The Palace of Archbishop Konissky in Mogilev

One of the numerous architectural monuments of Mogilev, of which not only the ancient town but also the whole Belarusian land are proud of, is the Palace of Archbishop Konissky in Mogilev that still functions perfectly and is located between the Red Star and the flowery town street of Lenin.

The grandiose building, on which the famous architect Glaubitz was at work for over twenty years, appeared on the map of the town towards the late XVIII century. The palace originally belonged to George Konissky – the most prominent Orthodox figure who opposed the oppression of the Orthodox citizens of the once mighty state even in the time of the Polish-Lithuanian Commonwealth. After one of the partitions of the Polish-Lithuanian Commonwealth, Mogilev became part of the Russian Empire, where George Konissky took an honorable place in the Mogilev diocese. In the tsarist Russia, his name was highly respected. After numerous Uniate parishioners were allowed to convert to the Orthodox Church, the diocese of Konissky with lightning speed was added to due to new members. George Konissky was an outstanding personality in those days, because he was recognized as an Orthodox preacher and philosopher, writer and theologian. During the long period of his eventful life, he actively defended Orthodox believers not only in the Russian Empire but also far beyond its borders, helped the weak, the poor and disadvantaged, was actively engaged in educational activities, denounced serfdom and other injustices, always fought for the rights and freedoms of the common man.
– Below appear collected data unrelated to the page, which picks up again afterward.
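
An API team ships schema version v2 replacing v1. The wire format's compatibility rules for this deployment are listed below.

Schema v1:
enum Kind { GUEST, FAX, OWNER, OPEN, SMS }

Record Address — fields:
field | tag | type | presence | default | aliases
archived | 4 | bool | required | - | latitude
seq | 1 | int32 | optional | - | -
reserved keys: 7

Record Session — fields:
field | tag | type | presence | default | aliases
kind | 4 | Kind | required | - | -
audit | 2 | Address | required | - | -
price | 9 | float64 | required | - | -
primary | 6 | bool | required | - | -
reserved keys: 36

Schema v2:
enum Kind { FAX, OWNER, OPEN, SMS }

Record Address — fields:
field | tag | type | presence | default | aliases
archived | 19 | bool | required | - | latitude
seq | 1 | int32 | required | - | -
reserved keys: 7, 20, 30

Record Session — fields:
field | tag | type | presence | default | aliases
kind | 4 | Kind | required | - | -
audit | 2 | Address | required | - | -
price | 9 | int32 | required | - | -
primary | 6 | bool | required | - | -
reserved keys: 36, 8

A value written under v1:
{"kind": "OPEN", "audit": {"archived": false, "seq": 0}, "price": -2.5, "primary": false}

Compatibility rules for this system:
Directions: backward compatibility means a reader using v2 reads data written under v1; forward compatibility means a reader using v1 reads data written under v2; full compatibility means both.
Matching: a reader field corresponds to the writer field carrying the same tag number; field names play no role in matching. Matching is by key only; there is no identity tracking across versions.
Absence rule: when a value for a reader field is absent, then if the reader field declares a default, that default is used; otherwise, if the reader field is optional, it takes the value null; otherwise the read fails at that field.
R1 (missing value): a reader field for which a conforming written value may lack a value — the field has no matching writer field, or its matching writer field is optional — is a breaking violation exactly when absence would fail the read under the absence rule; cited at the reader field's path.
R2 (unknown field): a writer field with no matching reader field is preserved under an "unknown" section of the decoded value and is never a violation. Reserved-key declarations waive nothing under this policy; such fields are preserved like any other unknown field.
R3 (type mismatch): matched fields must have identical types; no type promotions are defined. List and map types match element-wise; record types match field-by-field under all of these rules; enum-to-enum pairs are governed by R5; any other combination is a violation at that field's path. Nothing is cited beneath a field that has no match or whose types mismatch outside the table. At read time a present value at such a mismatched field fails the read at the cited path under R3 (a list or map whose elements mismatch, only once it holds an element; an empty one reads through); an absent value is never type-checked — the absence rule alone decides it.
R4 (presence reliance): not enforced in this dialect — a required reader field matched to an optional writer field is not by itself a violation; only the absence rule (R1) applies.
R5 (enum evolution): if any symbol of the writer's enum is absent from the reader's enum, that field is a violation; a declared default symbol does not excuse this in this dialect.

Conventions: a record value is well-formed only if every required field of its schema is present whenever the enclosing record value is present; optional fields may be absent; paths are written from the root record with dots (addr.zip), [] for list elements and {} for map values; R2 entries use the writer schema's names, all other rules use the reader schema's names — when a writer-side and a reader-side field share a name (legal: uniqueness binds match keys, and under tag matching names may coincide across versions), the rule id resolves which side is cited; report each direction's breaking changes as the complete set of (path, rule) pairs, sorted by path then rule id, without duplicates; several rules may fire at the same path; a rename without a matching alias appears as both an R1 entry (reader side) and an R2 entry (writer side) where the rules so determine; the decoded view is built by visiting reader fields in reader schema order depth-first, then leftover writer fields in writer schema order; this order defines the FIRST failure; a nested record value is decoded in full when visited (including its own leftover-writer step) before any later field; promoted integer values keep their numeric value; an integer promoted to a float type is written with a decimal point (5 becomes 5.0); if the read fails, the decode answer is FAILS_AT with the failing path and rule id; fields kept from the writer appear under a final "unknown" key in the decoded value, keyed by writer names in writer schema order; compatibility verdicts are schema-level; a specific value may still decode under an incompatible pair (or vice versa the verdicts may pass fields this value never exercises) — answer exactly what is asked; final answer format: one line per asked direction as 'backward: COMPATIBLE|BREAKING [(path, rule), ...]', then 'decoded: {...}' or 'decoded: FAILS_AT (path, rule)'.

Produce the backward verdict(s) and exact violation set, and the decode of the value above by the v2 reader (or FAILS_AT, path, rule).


backward: BREAKING [(audit.archived, R1), (audit.seq, R1), (kind, R5), (price, R3)]; decoded: FAILS_AT (audit.archived, R1)

in Session below, arrows point writer -> reader
backward analysis of Session with v2 as reader and v1 as writer:
  Kind -> Kind, writer required: kind aligns to kind
  Address -> Address, writer required: audit aligns to audit
  float64 -> int32, writer required: price aligns to price
  bool -> bool, writer required: primary aligns to primary
  audit.archived has no writer counterpart
  int32 -> int32, writer optional: audit.seq aligns to audit.seq
  leftover writer field: audit.archived
  breaking: (audit.archived, R1)
  breaking: (audit.seq, R1)
  breaking: (kind, R5)
  breaking: (price, R3)
  backward on Session therefore BREAKING (4)
decoding the Session value with the v2 reader:
  kind := "OPEN"
  read fails at audit.archived under R1 (no fill)
  => FAILS_AT (audit.archived, R1)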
Now the palace complex presents one of the buildings of the once large complex with a nearby fence and a massive gate displaying characteristics of Baroque style. The majestic palace is not empty, it hosts the  famous town Museum of Mogilev History that is regularly visited by tourist groups from all over Belarus. In times gone by, the palace was located deep inside the territory; there were constructed cozy cells near it. The palace presented a rectangle with the characteristic small projections at the corners. Originally, the building housed a large number of dwelling rooms, among which the main place was given to a spacious audience room. A private room of Georgy Konissky and extensive library were placed just above. There were mainly small rooms on the third floor. They likely were rooms for servants and numerous visitors of the Orthodox preacher. There is a plaque on the building now. It states that once the prominent Orthodox figure of Mogilev George Konissky lived and worked there. Opposite the palace, there is a massive cross recently installed showing that George Konissky was canonized.

The Palace of Archbishop Konissky in Mogilev is of interest to many tourists not only as a splendid monument that has survived from the hoary depths of the XVIII century, but also as a wonderful museum telling the history of the town since its foundation.